GIST is implemented in the cpptraj module of the Amber software. In order to perform GIST analysis, the restrained MD trajectories should first be imaged and aligned to a reference structure, based on which the coordinates of the selected region of interest were determined. To run gist, use:

cpptraj < gist.in

gist.in
parm prmtop
trajin mdcrd5
autoimage
reference reference.pdb
rms !:WAT,LIG reference
gist refdens 0.0332 gridcntr -21.014 11.282 0.088 griddim 60 42 42 out gist.out
go

Reference density (refdens) depends on the water model used. The values for common water models can be found in the Amber manual, together with other options for GIST analysis. The grid region of interest to be analyzed by GIST is determined by the grid center (gridcntr x y z) and grid dimensions (griddim a b c).

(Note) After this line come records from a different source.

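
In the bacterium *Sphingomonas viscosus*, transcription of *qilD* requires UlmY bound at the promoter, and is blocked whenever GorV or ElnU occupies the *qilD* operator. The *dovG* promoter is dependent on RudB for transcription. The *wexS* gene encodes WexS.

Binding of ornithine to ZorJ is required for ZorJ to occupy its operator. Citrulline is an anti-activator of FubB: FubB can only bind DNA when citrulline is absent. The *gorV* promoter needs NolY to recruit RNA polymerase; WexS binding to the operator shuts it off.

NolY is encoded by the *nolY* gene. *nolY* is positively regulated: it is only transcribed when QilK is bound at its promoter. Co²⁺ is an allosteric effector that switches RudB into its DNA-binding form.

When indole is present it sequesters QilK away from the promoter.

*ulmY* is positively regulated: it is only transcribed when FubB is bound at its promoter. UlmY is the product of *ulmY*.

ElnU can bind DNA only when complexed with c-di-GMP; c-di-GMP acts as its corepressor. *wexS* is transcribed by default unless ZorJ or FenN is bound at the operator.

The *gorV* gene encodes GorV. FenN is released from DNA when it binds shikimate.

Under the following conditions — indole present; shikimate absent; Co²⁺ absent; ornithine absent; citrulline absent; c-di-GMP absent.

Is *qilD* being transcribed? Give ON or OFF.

Ornithine is absent, so ZorJ is inactive.
Shikimate is absent, so FenN is active.
With repressor FenN bound, *wexS* is not transcribed.
So WexS is not produced.
Indole is present, so QilK is inactive.
Required activator QilK is absent, so *nolY* is not transcribed.
So NolY is not produced.
Required activator NolY is absent, so *gorV* is not transcribed.
So GorV is not produced.
c-di-GMP is absent, so ElnU is inactive.
Citrulline is absent, so FubB is active.
No repressor is bound and FubB is active, so *ulmY* is transcribed.
So UlmY is produced and active.
No repressor is bound and UlmY is active, so *qilD* is transcribed.

ON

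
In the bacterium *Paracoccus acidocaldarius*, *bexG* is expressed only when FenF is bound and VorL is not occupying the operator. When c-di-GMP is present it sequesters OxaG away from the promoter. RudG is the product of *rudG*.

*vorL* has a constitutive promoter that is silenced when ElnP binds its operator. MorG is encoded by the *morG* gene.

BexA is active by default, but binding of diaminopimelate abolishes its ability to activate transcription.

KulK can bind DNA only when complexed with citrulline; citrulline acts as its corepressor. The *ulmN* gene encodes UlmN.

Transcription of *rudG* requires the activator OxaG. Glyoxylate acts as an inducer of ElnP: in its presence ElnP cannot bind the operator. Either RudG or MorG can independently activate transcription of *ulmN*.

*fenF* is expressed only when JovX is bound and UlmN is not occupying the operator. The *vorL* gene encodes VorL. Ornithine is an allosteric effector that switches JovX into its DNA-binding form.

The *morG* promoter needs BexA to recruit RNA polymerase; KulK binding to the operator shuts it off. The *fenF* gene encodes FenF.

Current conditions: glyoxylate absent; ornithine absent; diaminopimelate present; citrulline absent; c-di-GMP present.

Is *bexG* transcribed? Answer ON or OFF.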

To obtain these values, one can use a Python script FindCentroid.py . To use the script, you need a pdb file containing the region of interest (region.pdb), which is used by the script to determine the values for a grid that is roughly 5 times the size of the ligand. Usually, a grid that is centered on the ligand and extends at least 3 Å on each side of the ligand is used.

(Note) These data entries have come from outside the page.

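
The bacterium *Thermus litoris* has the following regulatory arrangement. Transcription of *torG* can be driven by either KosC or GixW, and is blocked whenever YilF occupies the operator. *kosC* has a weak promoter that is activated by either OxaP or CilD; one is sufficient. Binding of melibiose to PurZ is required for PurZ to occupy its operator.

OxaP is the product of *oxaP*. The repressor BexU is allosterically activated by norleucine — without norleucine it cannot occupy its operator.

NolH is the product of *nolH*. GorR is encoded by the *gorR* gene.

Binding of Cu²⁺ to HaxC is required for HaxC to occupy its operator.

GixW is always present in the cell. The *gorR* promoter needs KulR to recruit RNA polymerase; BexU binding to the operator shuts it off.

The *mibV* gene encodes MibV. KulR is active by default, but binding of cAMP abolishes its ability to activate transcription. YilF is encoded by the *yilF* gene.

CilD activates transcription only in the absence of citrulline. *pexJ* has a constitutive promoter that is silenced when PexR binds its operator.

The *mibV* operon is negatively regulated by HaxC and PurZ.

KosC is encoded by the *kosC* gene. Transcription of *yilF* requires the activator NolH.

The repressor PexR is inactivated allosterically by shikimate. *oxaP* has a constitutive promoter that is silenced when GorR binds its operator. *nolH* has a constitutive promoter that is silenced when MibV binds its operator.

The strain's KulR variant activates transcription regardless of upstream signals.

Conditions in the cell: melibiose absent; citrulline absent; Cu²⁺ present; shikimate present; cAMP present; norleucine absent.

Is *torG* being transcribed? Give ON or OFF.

OFF

Norleucine is absent, so BexU is inactive.
KulR is constitutively active in this strain.
No repressor is bound and KulR is active, so *gorR* is transcribed.
So GorR is produced and active.
With repressor GorR bound, *oxaP* is not transcribed.
So OxaP is not produced.
Citrulline is absent, so CilD is active.
Activator CilD is present, so *kosC* is transcribed.
So KosC is produced and active.
GixW is produced constitutively and is active.
Cu²⁺ is present, so HaxC is active.
Melibiose is absent, so PurZ is inactive.
With repressor HaxC bound, *mibV* is not transcribed.
So MibV is not produced.
With no repressor bound, *nolH* is transcribed.
So NolH is produced and active.
No repressor is bound and NolH is active, so *yilF* is transcribed.
So YilF is produced and active.
With repressor YilF bound, *torG* is not transcribed.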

python2.7 FindCentroid.py –i region.pdb
 
Example output:
Centroid is:
(-20.746784615384612, 8.256723076923077, 0.5398923076923079)
Ranges are:
('x:  ', -30.327, 0.0)
('y:  ', 4.232, 10.818)
('z:  ', -2.639, 6.156)
Recommended gist input command given input file (presumed ligand or binding cavity .pdb file)
gist gridspacn 0.5 gridcntr -20.747  8.257  0.540 griddim 152 33 44

Finally, to run gist, use:
q-gist
#!/bin/bash
#SBATCH -N 1
#SBATCH -n 1
#SBATCH -A snic2018-2-24
#SBATCH -t 50:00:00

module purge
module add ifort/2017.4.196-GCC-6.4.0-2.28
module add OpenMPI/2.1.1
module add Ambertools/18.10

cpptraj < gist.in

If you encounter memory issues, add “#SBATCH -c 2” to the q-gist file, to get more than 4500 MB for one task.